Across several urban area definitions, we find that lowest incomes grow just linearly or sub-linearly, whereas highest incomes grow super-linearly, with total income just super-linear. These findings support the earlier Santa Fe finding: the bigger the city, the richer the city, though the (just) super-linear scaling of total income was more consistent with the findings here. But, most importantly, we see an emergent metric of inequality: the larger the population size and densities of a city, higher incomes grow more quickly than lower, suggesting a disproportionate agglomeration of incomes in the highest income categories in big cities. Put simply, if you had low income, you are as likely to be found in a small city as in a big city. But, your costs of living in a bigger city would be higher, making you relatively poorer in a bigger city for the same income. But, if you had the highest incomes, you would be much more likely to be found in a much larger city. For you also the costs of living would certainly be higher, but it remains for future research to uncover the relative advantage you can gain by being able to afford better things in a bigger city on a higher income, e.g. education and private health services, and how this compares with the relative ratios of what can be afforded on lower incomes. Future research will also need to uncover the relationships of these findings to the indices of inequality measurement.

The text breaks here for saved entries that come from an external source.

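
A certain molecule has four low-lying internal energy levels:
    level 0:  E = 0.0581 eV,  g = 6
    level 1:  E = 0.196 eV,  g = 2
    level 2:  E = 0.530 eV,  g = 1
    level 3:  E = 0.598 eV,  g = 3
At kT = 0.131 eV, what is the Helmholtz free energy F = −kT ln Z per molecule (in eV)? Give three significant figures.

-0.193 eV

Eᵢ/kT = 0.44351, 1.4962, 4.0458, 4.5649.
Z = Σ gᵢe^(−Eᵢ/kT) = 6·e^(−0.44351) + 2·e^(−1.4962) + 1·e^(−4.0458) + 3·e^(−4.5649) = 3.8507 + 0.44796 + 0.017496 + 0.031233 = 4.3474.
F = −kT ln Z = −0.131 × ln(4.3474) = −0.131 × 1.4696 = -0.193 eV.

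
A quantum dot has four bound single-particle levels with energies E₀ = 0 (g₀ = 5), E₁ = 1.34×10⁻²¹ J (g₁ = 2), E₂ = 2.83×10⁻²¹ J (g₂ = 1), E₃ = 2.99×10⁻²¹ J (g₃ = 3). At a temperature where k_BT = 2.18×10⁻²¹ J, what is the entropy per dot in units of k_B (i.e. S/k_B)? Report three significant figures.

2.25

Eᵢ/kT = 0, 0.61468, 1.2982, 1.3716.
Z = Σ gᵢe^(−Eᵢ/kT) = 5·e^(−0) + 2·e^(−0.61468) + 1·e^(−1.2982) + 3·e^(−1.3716) = 5.0000 + 1.0816 + 0.27302 + 0.76110 = 7.1157.
⟨E⟩ = Σ EᵢPᵢ = 0.63208 ×10⁻²¹ J.
S/k_B = ln Z + ⟨E⟩/kT = ln(7.1157) + 0.63208/2.18 = 1.9623 + 0.28994 = 2.25.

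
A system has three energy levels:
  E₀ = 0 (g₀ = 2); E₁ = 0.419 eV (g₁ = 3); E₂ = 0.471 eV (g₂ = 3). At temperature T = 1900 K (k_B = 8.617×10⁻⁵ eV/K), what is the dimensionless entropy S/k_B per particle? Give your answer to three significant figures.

k_BT = 8.617×10⁻⁵ × 1900 K = 0.16372 eV.
Eᵢ/kT = 0, 2.5592, 2.8769.
Z = Σ gᵢe^(−Eᵢ/kT) = 2·e^(−0) + 3·e^(−2.5592) + 3·e^(−2.8769) = 2.0000 + 0.23210 + 0.16893 = 2.4010.
⟨E⟩ = Σ EᵢPᵢ = 0.073643 eV.
S/k_B = ln Z + ⟨E⟩/kT = ln(2.4010) + 0.073643/0.16372 = 0.87589 + 0.44981 = 1.33.

1.33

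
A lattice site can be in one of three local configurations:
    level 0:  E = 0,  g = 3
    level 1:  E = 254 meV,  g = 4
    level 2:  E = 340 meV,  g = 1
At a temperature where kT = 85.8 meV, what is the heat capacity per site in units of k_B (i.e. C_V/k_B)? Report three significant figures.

Eᵢ/kT = 0, 2.9604, 3.9627.
Z = Σ gᵢe^(−Eᵢ/kT) = 3·e^(−0) + 4·e^(−2.9604) + 1·e^(−3.9627) = 3.0000 + 0.20719 + 0.019012 = 3.2262.
⟨E⟩ = 18.316 meV, ⟨E²⟩ = 4824.5 meV².
C_V/k_B = (⟨E²⟩ − ⟨E⟩²)/(kT)² = (4824.5 − 335.48)/7361.6 = 0.610.

0.610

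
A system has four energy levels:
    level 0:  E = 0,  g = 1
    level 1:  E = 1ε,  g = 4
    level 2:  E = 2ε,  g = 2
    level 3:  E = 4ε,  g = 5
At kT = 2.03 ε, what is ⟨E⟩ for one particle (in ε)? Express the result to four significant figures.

1.376 ε

Eᵢ/kT = 0, 0.492611, 0.985222, 1.97044.
Z = Σ gᵢe^(−Eᵢ/kT) = 1·e^(−0) + 4·e^(−0.492611) + 2·e^(−0.985222) + 5·e^(−1.97044) = 1.00000 + 2.44412 + 0.746713 + 0.696978 = 4.88781.
⟨E⟩ = Σ Eᵢ gᵢe^(−Eᵢ/kT) / Z = (0·1.00000 + 1·2.44412 + 2·0.746713 + 4·0.696978) / 4.88781 = 1.376 ε.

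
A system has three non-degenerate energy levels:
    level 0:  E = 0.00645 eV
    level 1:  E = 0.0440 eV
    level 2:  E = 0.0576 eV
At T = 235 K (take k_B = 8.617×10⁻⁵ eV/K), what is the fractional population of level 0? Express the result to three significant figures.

k_BT = 8.617×10⁻⁵ × 235 K = 0.020250 eV.
Eᵢ/kT = 0.31852, 2.1728, 2.8444.
Z = Σ e^(−Eᵢ/kT) = e^(−0.31852) + e^(−2.1728) + e^(−2.8444) = 0.72722 + 0.11386 + 0.058169 = 0.89925.
P₀ = e^(−E₀/kT) / Z = 0.72722/0.89925 = 0.809.

0.809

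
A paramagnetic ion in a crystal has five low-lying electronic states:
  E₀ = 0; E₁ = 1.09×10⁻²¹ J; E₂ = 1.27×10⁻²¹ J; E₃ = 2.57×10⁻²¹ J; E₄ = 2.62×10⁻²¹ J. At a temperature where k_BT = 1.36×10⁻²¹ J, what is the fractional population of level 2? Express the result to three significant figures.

0.184

Eᵢ/kT = 0, 0.80147, 0.93382, 1.8897, 1.9265.
Z = Σ e^(−Eᵢ/kT) = e^(−0) + e^(−0.80147) + e^(−0.93382) + e^(−1.8897) + e^(−1.9265) = 1.0000 + 0.44867 + 0.39305 + 0.15112 + 0.14566 = 2.1385.
P₂ = e^(−E₂/kT) / Z = 0.39305/2.1385 = 0.184.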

Because there are many more people on lower incomes that scale sub-linearly as compared to the highest that scale super-linearly, these findings suggest a scaling of inequality: the larger the population, the greater the inequality. Urban and economic planning will need to examine ways in which larger cities can be made more equitable.
Figure 1. Scaling of income in all 101 Significant Urban Areas (SUAs) in Australia. (a) Scaling exponents with 95% CI in 10 Australian Bureau of Statistics (ABS) income categories. (b-d) Scaling behaviour for income categories 1, 3, and 10, (roughly categorised as lowest, middle lower, and highest, respectively), showing linear to sub-linear behaviours in the lower income categories, with super-linear behaviour emerging for higher income categories.

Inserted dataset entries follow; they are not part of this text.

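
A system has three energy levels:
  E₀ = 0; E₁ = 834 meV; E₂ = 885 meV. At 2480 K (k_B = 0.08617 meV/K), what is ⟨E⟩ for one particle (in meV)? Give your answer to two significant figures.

30 meV

k_BT = 0.08617 × 2480 K = 213.7 meV.
Eᵢ/kT = 0, 3.903, 4.141.
Z = Σ e^(−Eᵢ/kT) = e^(−0) + e^(−3.903) + e^(−4.141) = 1.000 + 0.02018 + 0.01591 = 1.036.
⟨E⟩ = Σ Eᵢ e^(−Eᵢ/kT) / Z = (0·1.000 + 834·0.02018 + 885·0.01591) / 1.036 = 30 meV.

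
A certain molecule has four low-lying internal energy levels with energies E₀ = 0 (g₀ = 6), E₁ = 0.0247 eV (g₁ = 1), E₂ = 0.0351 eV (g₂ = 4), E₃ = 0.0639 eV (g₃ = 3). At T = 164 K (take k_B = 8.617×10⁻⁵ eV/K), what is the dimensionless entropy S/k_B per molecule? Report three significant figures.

2.07

k_BT = 8.617×10⁻⁵ × 164 K = 0.014132 eV.
Eᵢ/kT = 0, 1.7478, 2.4837, 4.5217.
Z = Σ gᵢe^(−Eᵢ/kT) = 6·e^(−0) + 1·e^(−1.7478) + 4·e^(−2.4837) + 3·e^(−4.5217) = 6.0000 + 0.17416 + 0.33374 + 0.032612 = 6.5405.
⟨E⟩ = Σ EᵢPᵢ = 0.0027674 eV.
S/k_B = ln Z + ⟨E⟩/kT = ln(6.5405) + 0.0027674/0.014132 = 1.8780 + 0.19583 = 2.07.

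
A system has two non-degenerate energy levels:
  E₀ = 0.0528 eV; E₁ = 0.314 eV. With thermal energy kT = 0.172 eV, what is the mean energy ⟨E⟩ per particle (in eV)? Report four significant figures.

0.09973 eV

Eᵢ/kT = 0.306977, 1.82558.
Z = Σ e^(−Eᵢ/kT) = e^(−0.306977) + e^(−1.82558) = 0.735668 + 0.161124 = 0.896792.
⟨E⟩ = Σ Eᵢ e^(−Eᵢ/kT) / Z = (0.0528·0.735668 + 0.314·0.161124) / 0.896792 = 0.09973 eV.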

Figure 2. Scaling of income in high population density SUAs. (a) Log-log plot of population count versus population density for all 101 SUAs shows the general positive correlation of higher population with higher density. Sizes of circles scaled corresponding to total population counts. (b) Plot of population count against population density shows some outliers. E.g. High population, lower densities, or low populations with higher densities. The cut-off point for excluding all SUAs where both population counts as well as population densities are low occurs at around 152 persons per sq km. (Bathurst). (c) Scaling exponents with 95% CI in 10 ABS income categories for the top 66 highest density and population count SUAs. (d-g) Scaling behaviour for income categories 1, 3, 4, and 10, (roughly categorised as lowest, middle lower, and highest, respectively), showing linear to sub-linear behaviours in the lower income categories, with super-linear behaviour emerging for higher income categories for the 66 high population and high density SUAs.
Figure 3. Scaling of income in SUAs by population count cut-offs. Scaling exponents with 95% CI in 10 ABS income categories for SUAs over (a) 30 000 total population, (b) 40 000 population, and (c) 80 000 population, showing linear to sub-linear behaviours in the lower income categories, with super-linear behaviour emerging for higher income categories.